This chart nicely illustrates just how weak the current recovery has been—it's actually unprecedented. According to my calculations, there is a 13% "gap" between the current size of the economy and where it would be if it were following its long-term trend growth rate (3.07% compound annual growth, which breaks down on average into 1% annual growth in the workforce and 2% annual increases in productivity). The current output gap is equivalent to lost income of $1.75 trillion, and that's inextricably bound up with the fact that there ought to be at least 10 million more jobs today if the economy were on its long-term trend growth track.
The precise cause of this huge output gap will be the subject of discussion among economists for years, but most of the evidence I see points to the highly unusual expansion of government spending (mostly in the form of transfer payments) over this same period as the leading culprit. Since 2008, federal payments to individuals as a % of GDP have increased by at least one-third, to their highest level ever. Income redistribution on a massive scale like this can not only fail to create growth, it can stymie growth by creating perverse incentives (e.g., rewarding the lack of work and punishing success).

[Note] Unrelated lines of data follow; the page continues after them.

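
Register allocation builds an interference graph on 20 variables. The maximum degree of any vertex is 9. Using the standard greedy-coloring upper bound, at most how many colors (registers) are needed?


Greedy coloring never needs more than (max_degree + 1) colors: when coloring a vertex, at most max_degree neighbors are already colored.
Upper bound = 9 + 1 = 10

10


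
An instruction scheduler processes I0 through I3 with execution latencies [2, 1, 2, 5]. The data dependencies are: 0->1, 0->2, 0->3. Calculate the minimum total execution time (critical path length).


Compute longest path through dependency graph: dist(Ik) = max over predecessors of dist + latency(Ik).
dist(I0) = latency 2 = 2
dist(I1) = dist(I0) + 1 = 2 + 1 = 3
dist(I2) = dist(I0) + 2 = 2 + 2 = 4
dist(I3) = dist(I0) + 5 = 2 + 5 = 7
Critical path = max dist = 7

7


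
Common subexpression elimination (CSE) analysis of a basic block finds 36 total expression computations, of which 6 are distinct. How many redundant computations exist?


CSE count = total expressions - unique expressions
= 36 - 6 = 30

30


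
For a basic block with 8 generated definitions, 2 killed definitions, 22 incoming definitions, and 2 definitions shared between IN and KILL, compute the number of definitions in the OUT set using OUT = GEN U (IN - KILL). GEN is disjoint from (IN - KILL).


IN - KILL: 22 - 2 = 20 surviving definitions
OUT = GEN + surviving = 8 + 20 = 28

28


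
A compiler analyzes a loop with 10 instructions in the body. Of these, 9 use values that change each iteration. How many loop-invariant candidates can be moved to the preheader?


Invariant candidates = total - loop-dependent
= 10 - 9 = 1

1


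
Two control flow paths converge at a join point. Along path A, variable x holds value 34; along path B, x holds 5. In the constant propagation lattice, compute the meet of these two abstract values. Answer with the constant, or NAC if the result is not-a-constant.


Meet operation: if both paths give the same constant, result is that constant; if they differ, result is NAC (not-a-constant).
Path A: 34, Path B: 5 -> differ
Result: not-a-constant -> NAC

NAC


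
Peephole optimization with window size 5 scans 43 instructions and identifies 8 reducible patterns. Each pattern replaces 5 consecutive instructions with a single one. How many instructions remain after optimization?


Each match removes 4 instructions.
Total removed = 8 * 4 = 32
Remaining = 43 - 32 = 11

11


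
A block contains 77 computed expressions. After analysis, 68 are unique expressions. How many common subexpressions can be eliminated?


CSE count = total expressions - unique expressions
= 77 - 68 = 9

9


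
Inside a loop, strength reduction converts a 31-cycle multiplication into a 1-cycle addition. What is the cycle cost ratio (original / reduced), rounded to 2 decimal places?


Ratio = mult_cost / add_cost = 31 / 1 = 31.0

31.0


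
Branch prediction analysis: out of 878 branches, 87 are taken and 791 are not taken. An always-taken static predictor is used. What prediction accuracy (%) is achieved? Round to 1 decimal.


Predictor: always-taken
Correct predictions = 87
Accuracy = 87 / 878 * 100 = 9.9%

9.9


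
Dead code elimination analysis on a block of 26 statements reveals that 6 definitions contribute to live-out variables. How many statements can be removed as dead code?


Dead code = total statements - live definitions
= 26 - 6 = 20

20


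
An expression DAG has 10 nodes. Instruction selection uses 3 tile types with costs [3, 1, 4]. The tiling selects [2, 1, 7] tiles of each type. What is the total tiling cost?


Total cost = sum(count_i * cost_i)
= 2*3 + 1*1 + 7*4
= 35

35


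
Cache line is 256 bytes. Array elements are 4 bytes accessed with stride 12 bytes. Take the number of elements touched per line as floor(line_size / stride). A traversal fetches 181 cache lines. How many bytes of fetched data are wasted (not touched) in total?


Elements per line = floor(256 / 12) = 21
Bytes used per line = 21 * 4 = 84
Wasted per line = 256 - 84 = 172
Total wasted = 172 * 181 = 31132

31132


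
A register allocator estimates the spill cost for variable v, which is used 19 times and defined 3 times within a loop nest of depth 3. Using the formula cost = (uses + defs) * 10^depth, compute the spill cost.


uses + defs = 19 + 3 = 22
10^3 = 1000
Spill cost = 22 * 1000 = 22000

22000


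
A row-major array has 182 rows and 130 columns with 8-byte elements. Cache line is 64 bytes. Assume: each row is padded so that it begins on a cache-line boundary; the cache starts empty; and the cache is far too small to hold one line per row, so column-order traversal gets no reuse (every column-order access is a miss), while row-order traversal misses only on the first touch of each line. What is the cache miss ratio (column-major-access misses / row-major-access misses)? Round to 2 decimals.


Each row occupies 130 * 8 = 1040 bytes and starts on a line boundary, so it spans ceil(1040 / 64) = 17 cache lines.
Row-major traversal misses (one per line touched): 182 * ceil(130 * 8 / 64) = 3094
Column-major traversal misses (no reuse, every access misses): 182 * 130 = 23660
Ratio = 23660 / 3094 = 7.65

7.65


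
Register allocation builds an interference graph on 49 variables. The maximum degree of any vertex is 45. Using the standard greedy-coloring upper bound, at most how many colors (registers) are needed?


Greedy coloring never needs more than (max_degree + 1) colors: when coloring a vertex, at most max_degree neighbors are already colored.
Upper bound = 45 + 1 = 46

46


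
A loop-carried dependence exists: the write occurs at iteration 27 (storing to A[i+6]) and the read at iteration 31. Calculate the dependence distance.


Distance = read iteration - write iteration
= 31 - 27 = 4

4


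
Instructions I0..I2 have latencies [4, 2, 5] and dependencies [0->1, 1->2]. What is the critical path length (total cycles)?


Compute longest path through dependency graph: dist(Ik) = max over predecessors of dist + latency(Ik).
dist(I0) = latency 4 = 4
dist(I1) = dist(I0) + 2 = 4 + 2 = 6
dist(I2) = dist(I1) + 5 = 6 + 5 = 11
Critical path = max dist = 11

11


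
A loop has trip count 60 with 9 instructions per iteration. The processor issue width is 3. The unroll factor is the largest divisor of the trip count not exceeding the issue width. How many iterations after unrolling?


Largest divisor of 60 <= 3 is 3
New iterations = 60 / 3 = 20

20


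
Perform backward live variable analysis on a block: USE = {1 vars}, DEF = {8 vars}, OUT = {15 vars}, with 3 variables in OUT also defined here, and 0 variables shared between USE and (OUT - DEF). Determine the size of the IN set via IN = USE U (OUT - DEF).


OUT - DEF: 15 - 3 = 12
|IN| = |USE| + |OUT - DEF| - |USE ∩ (OUT - DEF)| = 1 + 12 - 0 = 13

13


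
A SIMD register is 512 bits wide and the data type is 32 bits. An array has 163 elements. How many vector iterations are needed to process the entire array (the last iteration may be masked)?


Width = 512 / 32 = 16 elements per vector op
Iterations = ceil(163 / 16) = 11

11


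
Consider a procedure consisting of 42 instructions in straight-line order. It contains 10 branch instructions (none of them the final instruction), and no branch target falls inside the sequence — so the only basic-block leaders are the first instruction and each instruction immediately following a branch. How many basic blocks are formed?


With no in-sequence branch targets, the leaders are the first instruction plus the instruction after each branch.
Number of basic blocks = branches + 1
= 10 + 1 = 11

11


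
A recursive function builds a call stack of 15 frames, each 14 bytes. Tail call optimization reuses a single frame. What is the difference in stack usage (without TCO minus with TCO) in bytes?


Without TCO: 15 * 14 = 210 bytes
With TCO: reuse 1 frame = 14 bytes
Savings = 210 - 14 = 196

196


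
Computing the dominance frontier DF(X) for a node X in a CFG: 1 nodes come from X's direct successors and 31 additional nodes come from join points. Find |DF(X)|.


DF(X) = direct successor contributions + join point contributions
= 1 + 31 = 32

32


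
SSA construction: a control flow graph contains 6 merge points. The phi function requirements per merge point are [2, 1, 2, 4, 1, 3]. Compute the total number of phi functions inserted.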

One thing about today's fourth quarter GDP report that caught my eye was the relatively weak growth (3.2%) in nominal GDP, which was entirely due to sharply lower inflation. This can be traced to the same decline in inflation that shows up in the CPI and the PCE deflator over the same period, and which, in turn, was mostly a function of a decline in energy prices, which have since stabilized. As the chart above shows, real growth has been accelerating for the past three quarters, so it's not unreasonable to think that nominal GDP will accelerate in the current quarter, as I suspect it will. Faster nominal GDP growth would also be consistent with a decline in money demand, a phenomenon which I think will be driven by the lessening of concerns over the Eurozone financial crisis. Of course, even if we do get an acceleration in nominal GDP this year, the output gap will likely remain large. Faster nominal GDP is good for corporate cash flows and debtors, but it is not necessarily a big job-creator. For more jobs we need less government and better and permanent after-tax incentives to work and invest (e.g., a simpler and flatter tax code) for individuals as well as corporations.
Today's GDP report also amounted to one more shot across the bow of the Phillips Curve theory of inflation: an output gap this large and this persistent should have resulted in years of deflation, according to standard thinking. Instead, the GDP deflator (the broadest and arguably best measure of overall inflation) has risen a total of 6.5% since the peak of the last business cycle.
Brian Wesbury also makes an interesting point, which is that a reduction in public sector spending was one of the sources of weakness in Q4: "Excluding government, real GDP grew at a robust 4.5% annual rate in Q4 and was up 2.6% for 2011 as a whole." In other words, cutbacks in local, state, and federal spending reduced the growth in GDP last year by 1 percentage point. That's not surprising, since we know that public sector payrolls have been declining for the past three years, and we know that our military presence in the Middle East has been winding down of late. But it's not exactly bad news, since our public sector had grown like topsy in the years preceding. A smaller government footprint on the economy means more room for the more-efficient private sector to grow.
So even though today's GDP report was bit weaker than expected, it's not necessarily bad news at all.